Class Notes for 13^th and 15^th March

 

Reminder: Homework 4 on Design due next Wednesday (22^nd).

 

Monday 13^th Class

·       Nonlinear models often result from compartmental models (biological “common sense”), and the parameters are usually very impt and interpretable (as compared with linear models)

·       Need to give starting values, and that requires understanding the model function and sometimes some ingenuity

·       Iterate to a solution using e.g. MGN method – results in parameter estimation, and then interpretation or prediction

·       Rival model functions exist for the same dataset – e.g., SE2, MM2 (Michaelis Menton), and Lansky model functions all look very similar

·       CI’s: two types – Wald (estimate +/- t*SE) is based on a parabolic approximation to the SSE or likelihood, and Likelihood-based.  PLCI’s are often asymmetric, which makes more sense since usually our information about a parameter is asymmetric.  Best to use PLCI’s, but they are a pain to find.  The difference between WCI’s (Wald) and PLCI’s depends upon “curvature” – more on this later.

 

Wednesday 15^th Class

·       Better understanding of MM2 model function parms, and how to give good starting values

·       Ex. 2.4 – downward SE2 doesn’t fit (see residuals), but SE2 with a lag (“knot”) does fit: 95% WCI for knot is (25.16,46.19).  Will PLCI (not given) be shifted R or shifted L?

·       Ex. 2.6 – Fitting a (modified) LL4 model function for May and one for June; wish to test H₀: q_1M = q_1J, q_2M = q_2J, and q_3M = q_1J; tested using Full-and-Reduced F statistic,

F_3,24 = [(0.0206-0.0179)/3] / [0.0179/24] = 1.20,

which carries a p-value of 32.9%.  We retain the claim of common upper and lower asymptotes and slopes for M and J.

·       All our models so far are homoskedastic normal NLINs, but data in Ex. 2.7 show non-constant variance.  Letting “rhs” denote the (mean) model function, we propose that VAR = s²*rhs^r, where r is an additional parameter to be estimated. The case where r = 0 is then constant variances across X.  To test H₀: r = 0, we use Wald or LR.  Wald gives t₅₅ = 1.4707/0.4699 = 3.13 and p = 0.0028.  More reliable is the LR test c² = 254.0 – 245.3 = 8.7 and p = 0.0032.  That Wald gives a similar p-value means quadratic approx. is good here.  Regardless, we reject the null, and accept heteroskedasticity.  One of the ramifications is that the SE for the LD50 drops from 0.3805 to 0.3297 (drops 13.4%).

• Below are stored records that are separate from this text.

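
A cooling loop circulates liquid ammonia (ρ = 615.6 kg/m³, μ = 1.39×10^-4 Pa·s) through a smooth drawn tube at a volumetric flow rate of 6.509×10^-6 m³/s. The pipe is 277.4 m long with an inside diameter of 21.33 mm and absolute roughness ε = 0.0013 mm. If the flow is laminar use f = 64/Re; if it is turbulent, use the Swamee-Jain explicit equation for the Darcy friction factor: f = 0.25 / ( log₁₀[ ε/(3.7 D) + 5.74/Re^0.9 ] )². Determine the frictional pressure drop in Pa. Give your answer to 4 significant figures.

ΔP ≈ 49.40 Pa

Cross-sectional area A = πD²/4 = π(0.02133)²/4 = 0.0003573 m²; mean velocity V = Q/A = 6.509e-06/0.0003573 = 0.01822 m/s.
Reynolds number Re = ρVD/μ = 615.6 · 0.01822 · 0.02133 / 0.000139 = 1721.
Re < 2300 → laminar flow, so f = 64/Re = 64/1721 = 0.03719 (the turbulent correlation is not needed).
Darcy-Weisbach: ΔP = f(L/D)(ρV²/2) = 0.03719·(277.4/0.02133)·(615.6·0.01822²/2) = 0.03719·1.301e+04·0.1021 = 49.4 Pa.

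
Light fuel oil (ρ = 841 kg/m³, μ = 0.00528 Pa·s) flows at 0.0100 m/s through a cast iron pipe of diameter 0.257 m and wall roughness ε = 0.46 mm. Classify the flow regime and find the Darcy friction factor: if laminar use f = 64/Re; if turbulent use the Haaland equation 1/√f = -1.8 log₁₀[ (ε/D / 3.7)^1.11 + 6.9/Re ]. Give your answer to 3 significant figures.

Re = ρVD/μ = 841·0.01·0.257/0.00528 = 409.4.
Re < 2300 → laminar, so f = 64/Re = 0.1563 (roughness is irrelevant in laminar flow).

f ≈ 0.156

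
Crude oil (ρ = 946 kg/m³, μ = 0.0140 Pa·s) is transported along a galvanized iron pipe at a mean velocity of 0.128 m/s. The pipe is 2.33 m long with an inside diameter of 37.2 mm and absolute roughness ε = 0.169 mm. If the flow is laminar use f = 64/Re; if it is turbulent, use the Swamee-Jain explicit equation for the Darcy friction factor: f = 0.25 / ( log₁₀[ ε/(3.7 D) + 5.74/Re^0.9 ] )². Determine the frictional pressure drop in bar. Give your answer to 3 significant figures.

Reynolds number Re = ρVD/μ = 946 · 0.128 · 0.0372 / 0.014 = 321.7.
Re < 2300 → laminar flow, so f = 64/Re = 64/321.7 = 0.1989 (the turbulent correlation is not needed).
Darcy-Weisbach: ΔP = f(L/D)(ρV²/2) = 0.1989·(2.33/0.0372)·(946·0.128²/2) = 0.1989·62.63·7.75 = 96.55 Pa.
ΔP = 96.55 Pa = 9.66×10^-4 bar.

ΔP ≈ 9.66×10^-4 bar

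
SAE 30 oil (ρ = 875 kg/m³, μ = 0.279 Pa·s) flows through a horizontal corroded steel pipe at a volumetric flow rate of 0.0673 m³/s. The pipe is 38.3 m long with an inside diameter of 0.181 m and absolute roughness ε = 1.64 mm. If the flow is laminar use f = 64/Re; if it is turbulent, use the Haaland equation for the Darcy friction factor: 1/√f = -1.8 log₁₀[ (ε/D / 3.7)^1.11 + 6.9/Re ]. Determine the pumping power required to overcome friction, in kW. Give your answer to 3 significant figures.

Cross-sectional area A = πD²/4 = π(0.181)²/4 = 0.02573 m²; mean velocity V = Q/A = 0.0673/0.02573 = 2.616 m/s.
Reynolds number Re = ρVD/μ = 875 · 2.616 · 0.181 / 0.279 = 1485.
Re < 2300 → laminar flow, so f = 64/Re = 64/1485 = 0.04311 (the turbulent correlation is not needed).
Darcy-Weisbach: ΔP = f(L/D)(ρV²/2) = 0.04311·(38.3/0.181)·(875·2.616²/2) = 0.04311·211.6·2993 = 2.73e+04 Pa.
Pumping power P = QΔP = 0.0673·2.73e+04 = 1837 W = 1.84 kW.

P ≈ 1.84 kW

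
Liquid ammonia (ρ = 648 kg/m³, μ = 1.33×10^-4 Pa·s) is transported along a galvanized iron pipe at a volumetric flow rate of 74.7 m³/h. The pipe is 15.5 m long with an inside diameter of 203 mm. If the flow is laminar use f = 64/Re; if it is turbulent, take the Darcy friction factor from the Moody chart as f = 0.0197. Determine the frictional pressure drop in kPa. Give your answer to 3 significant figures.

ΔP ≈ 0.200 kPa

Q = 74.7 m³/h = 74.7/3600 = 0.02075 m³/s.
Cross-sectional area A = πD²/4 = π(0.203)²/4 = 0.03237 m²; mean velocity V = Q/A = 0.02075/0.03237 = 0.6411 m/s.
Reynolds number Re = ρVD/μ = 648 · 0.6411 · 0.203 / 0.000133 = 6.341e+05.
Re > 4000 → turbulent; use the Moody-chart value f = 0.0197.
Darcy-Weisbach: ΔP = f(L/D)(ρV²/2) = 0.0197·(15.5/0.203)·(648·0.6411²/2) = 0.0197·76.35·133.2 = 200.3 Pa.
ΔP = 200.3 Pa = 0.200 kPa.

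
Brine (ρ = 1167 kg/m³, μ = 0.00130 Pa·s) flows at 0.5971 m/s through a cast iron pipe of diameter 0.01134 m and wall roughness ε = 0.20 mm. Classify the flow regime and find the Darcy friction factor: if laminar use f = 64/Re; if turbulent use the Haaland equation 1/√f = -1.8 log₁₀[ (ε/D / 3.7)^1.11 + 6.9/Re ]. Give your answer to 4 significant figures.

Re = ρVD/μ = 1167·0.5971·0.01134/0.0013 = 6078.
Re > 4000 → turbulent. ε/D = 0.0002/0.01134 = 0.0176; Haaland: 1/√f = -1.8 log₁₀[0.00265 + 0.00114] = 4.36, so f = 0.05261.

f ≈ 0.05261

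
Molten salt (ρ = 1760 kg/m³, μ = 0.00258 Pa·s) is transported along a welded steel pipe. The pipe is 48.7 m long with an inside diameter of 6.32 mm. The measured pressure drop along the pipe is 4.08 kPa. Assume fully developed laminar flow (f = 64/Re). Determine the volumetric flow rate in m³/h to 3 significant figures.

Q ≈ 0.00458 m³/h

For laminar flow, f = 64/Re with Re = ρVD/μ, so Darcy-Weisbach reduces to ΔP = 32μLV/D². Solving for V: V = ΔP·D²/(32μL) = 4080·(0.00632)²/(32·0.00258·48.7) = 0.04053 m/s.
Check: Re = ρVD/μ = 1760·0.04053·0.00632/0.00258 = 174.7 < 2300, so the laminar assumption holds.
Q = V·A = 0.04053·(π/4·0.00632²) = 1.272e-06 m³/s = 0.00458 m³/h.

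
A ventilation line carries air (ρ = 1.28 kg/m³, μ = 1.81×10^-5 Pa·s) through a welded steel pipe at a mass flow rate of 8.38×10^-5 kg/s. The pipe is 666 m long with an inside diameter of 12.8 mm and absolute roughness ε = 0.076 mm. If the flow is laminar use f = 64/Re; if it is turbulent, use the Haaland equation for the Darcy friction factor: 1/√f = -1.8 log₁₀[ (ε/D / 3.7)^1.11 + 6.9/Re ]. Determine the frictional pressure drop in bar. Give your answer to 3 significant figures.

A = πD²/4 = π(0.0128)²/4 = 0.0001287 m²; mean velocity V = ṁ/(ρA) = 8.38e-05/(1.28 · 0.0001287) = 0.5088 m/s.
Reynolds number Re = ρVD/μ = 1.28 · 0.5088 · 0.0128 / 1.81e-05 = 460.5.
Re < 2300 → laminar flow, so f = 64/Re = 64/460.5 = 0.139 (the turbulent correlation is not needed).
Darcy-Weisbach: ΔP = f(L/D)(ρV²/2) = 0.139·(666/0.0128)·(1.28·0.5088²/2) = 0.139·5.203e+04·0.1657 = 1198 Pa.
ΔP = 1198 Pa = 0.0120 bar.

ΔP ≈ 0.0120 bar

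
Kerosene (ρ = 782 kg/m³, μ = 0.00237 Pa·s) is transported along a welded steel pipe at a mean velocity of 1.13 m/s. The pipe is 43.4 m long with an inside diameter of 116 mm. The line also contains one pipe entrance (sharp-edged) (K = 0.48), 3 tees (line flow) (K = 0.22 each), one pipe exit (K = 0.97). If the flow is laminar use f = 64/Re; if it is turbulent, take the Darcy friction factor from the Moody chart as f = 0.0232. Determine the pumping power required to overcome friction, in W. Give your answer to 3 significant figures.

Reynolds number Re = ρVD/μ = 782 · 1.13 · 0.116 / 0.00237 = 4.325e+04.
Re > 4000 → turbulent; use the Moody-chart value f = 0.0232.
Total minor-loss coefficient ΣK = 1·0.48 + 3·0.22 + 1·0.97 = 2.11.
ΔP = [f·L/D + ΣK]·(ρV²/2) = [0.0232·43.4/0.116 + 2.11]·(782·1.13²/2) = [8.68 + 2.11]·499.3 = 5387 Pa.
Q = V·A = 1.13·0.01057 = 0.01194 m³/s.
Pumping power P = QΔP = 0.01194·5387 = 64.33 W = 64.3 W.

P ≈ 64.3 W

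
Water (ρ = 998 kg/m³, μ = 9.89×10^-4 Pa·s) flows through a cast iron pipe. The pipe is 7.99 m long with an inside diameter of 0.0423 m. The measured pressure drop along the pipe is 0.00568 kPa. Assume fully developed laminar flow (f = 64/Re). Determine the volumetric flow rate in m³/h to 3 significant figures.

For laminar flow, f = 64/Re with Re = ρVD/μ, so Darcy-Weisbach reduces to ΔP = 32μLV/D². Solving for V: V = ΔP·D²/(32μL) = 5.68·(0.0423)²/(32·0.000989·7.99) = 0.04019 m/s.
Check: Re = ρVD/μ = 998·0.04019·0.0423/0.000989 = 1716 < 2300, so the laminar assumption holds.
Q = V·A = 0.04019·(π/4·0.0423²) = 5.648e-05 m³/s = 0.203 m³/h.

Q ≈ 0.203 m³/h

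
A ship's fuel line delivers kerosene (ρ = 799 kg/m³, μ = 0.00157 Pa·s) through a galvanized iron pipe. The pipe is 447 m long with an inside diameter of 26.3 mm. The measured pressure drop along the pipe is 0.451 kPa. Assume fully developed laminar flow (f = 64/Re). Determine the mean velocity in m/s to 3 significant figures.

For laminar flow, f = 64/Re with Re = ρVD/μ, so Darcy-Weisbach reduces to ΔP = 32μLV/D². Solving for V: V = ΔP·D²/(32μL) = 451·(0.0263)²/(32·0.00157·447) = 0.01389 m/s.
Check: Re = ρVD/μ = 799·0.01389·0.0263/0.00157 = 185.9 < 2300, so the laminar assumption holds.

V ≈ 0.0139 m/s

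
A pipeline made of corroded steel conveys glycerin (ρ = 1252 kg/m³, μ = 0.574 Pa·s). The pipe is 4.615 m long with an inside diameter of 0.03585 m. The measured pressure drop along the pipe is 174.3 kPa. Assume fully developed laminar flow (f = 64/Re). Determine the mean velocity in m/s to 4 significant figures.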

·       Ex. 2.8.  Gerig data and Finney synergy model function. 

z = x₁ + q₄*x₂ + q₅*SQRT{q₄*x₁*x₂}

is the effective dose, and this is related to Y = AGR using a dose-response function.  q₄ is the relative potency of x₁ to x₂, and q₅ – which is the key parameter here – is the coefficient of synergy.  q₅ < 0 indicates antagonism (between x₁ and x₂), q₅ = 0 indicates independent action, and q₅ > 0 indicates synergy.  Wald test of H₀: q₅ = 0 gives t₁₁ = -0.8266/0.1830 = -4.52 and p = 0.00087.  More reliable is the LR test F_1,11 = 6.68 and p = 0.0254.  These data and this analysis suggest moderate evidence of significant antagonism between these two phenolic acids.